О Ангелина, ангел мой. Как бы я хотела уткнуться в ваш белый воротничок и дать волю слезам.
На улице вынимает из кармана пачку сигарет и зажигалку.
— Дай и мне.
Косится на меня с осуждением:
— Ну что ты, доча…
— Дай! — кричу я, ощетинившись. Тут же протягивает сигарету:
— На, на, ты чего? Чего ты, а? Чего ты?
Я выхватываю зажигалку, подпаливаю сигарету и вдыхаю отравленный воздух. Фу, какая дрянь!
— Ничего, ничего. — Стучит меня по спине, пока я захожусь в кашле. Приобнимает и отпускает. — Это пройдёт.
Я смахиваю слёзы и снова затягиваюсь. Кружится голова. Тошнит. Пусть, пусть. Чем хуже, тем лучше.
— Ты, мать твою итить, совсем страх потерял? А?
Какая-то яростная женщина, крохотная, как воробушек, приближается к нам.
— Мозги последние пропил? Теперь и на улице со своими шалавами обжимаешься?
Отскакивает от меня. Оборачивается к ней с заискивающим лицом:
— Викусечка…
— Херусечка! — Воробушек упирает руки в бока. — Молоко где? Где молоко, я спрашиваю? А? Я тя отпустила на десять минут! А ну дыхни! Когда успел нажраться? Витьку дома оставила, бегаю ищу, а ты тут с какой-то шалавой!
— Да вы что! — Меня разбирает хохот: — Вы думаете, я… Я же…
— Дуру из меня не стройте, вы оба! Она тя напоила? А?
— Викусик… Да чего ты?
— Сил моих больше нет, мать твою итить! — Поворачивается ко мне: — А ты — тебе не стыдно? А? Не стыдно?
И, глядя на моё ошарашенное лицо, разъяряется ещё больше. Замахивается кулачком:
— А ну пошла вон отсюда! Вон! Шалава!
Бьёт меня по плечу, и сигарета, дымясь, падает в лужу с тихим шипом, как убитая змея.
— Викусечка… Я её не знаю! Я не знаю, кто это!
Я разеваю рот, не в силах двинуться с места.
— А ты — давай шагай за мной!
— Она дорогу спросила! Викусик…
— Давай-давай! Куда деньги дел?
Перебранка стихает. Они уходят. Белая крупа сыплется с неба и тает на моих щеках. Я вытираю их и достаю из кармана тополиную фотографию. Мама в изумрудном платье. Папа со мной на руке. Вторая рука за спиной. Я приближаю снимок к глазам. Я наконец понимаю, что он держит. Зелёное пятнышко — это горлышко бутылки.
***
Дома меня встречает тишина. Мама сидит за кухонным столом, вытирая руки полотенцем, и меня не замечает. Я смотрю на её затылок, терзаясь виной.
— Мам…
Она оглядывается — как стыдно и страшно! — бросает полотенце — что она сделает теперь, после всего, что я ей наговорила? — встаёт — накричит? ударит? выгонит из дома? — подходит ближе — назовёт идиоткой? велит катиться к папаше? — молча обнимает, и у меня внутри прорывается плотина.
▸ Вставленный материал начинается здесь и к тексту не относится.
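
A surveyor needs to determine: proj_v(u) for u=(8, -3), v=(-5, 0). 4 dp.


u.v = -40, |v| = sqrt(25) = 5
Scalar projection = u.v / |v| = -40 / sqrt(25) = -8

-8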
Я рыдаю, прижимаю её к себе, вдыхаю мамин запах — такой родной, похожий на мёд и тёплое молоко. Утыкаюсь носом ей прямо в уютную ямку между плечом и шеей — и впервые в жизни замечаю: у мамы пробивается седина. Это открытие потрясает меня, и я снова плачу: от жалости к ней, от ужаса, что она умрёт, умрёт навсегда.
— Мамочка, прости меня…
— И ты меня прости. — Она отступает, вытирая глаза. — Я знаю, что должна была сказать правду. Всё собиралась с духом. И никак не собралась. Если ты хочешь видеться с отцом…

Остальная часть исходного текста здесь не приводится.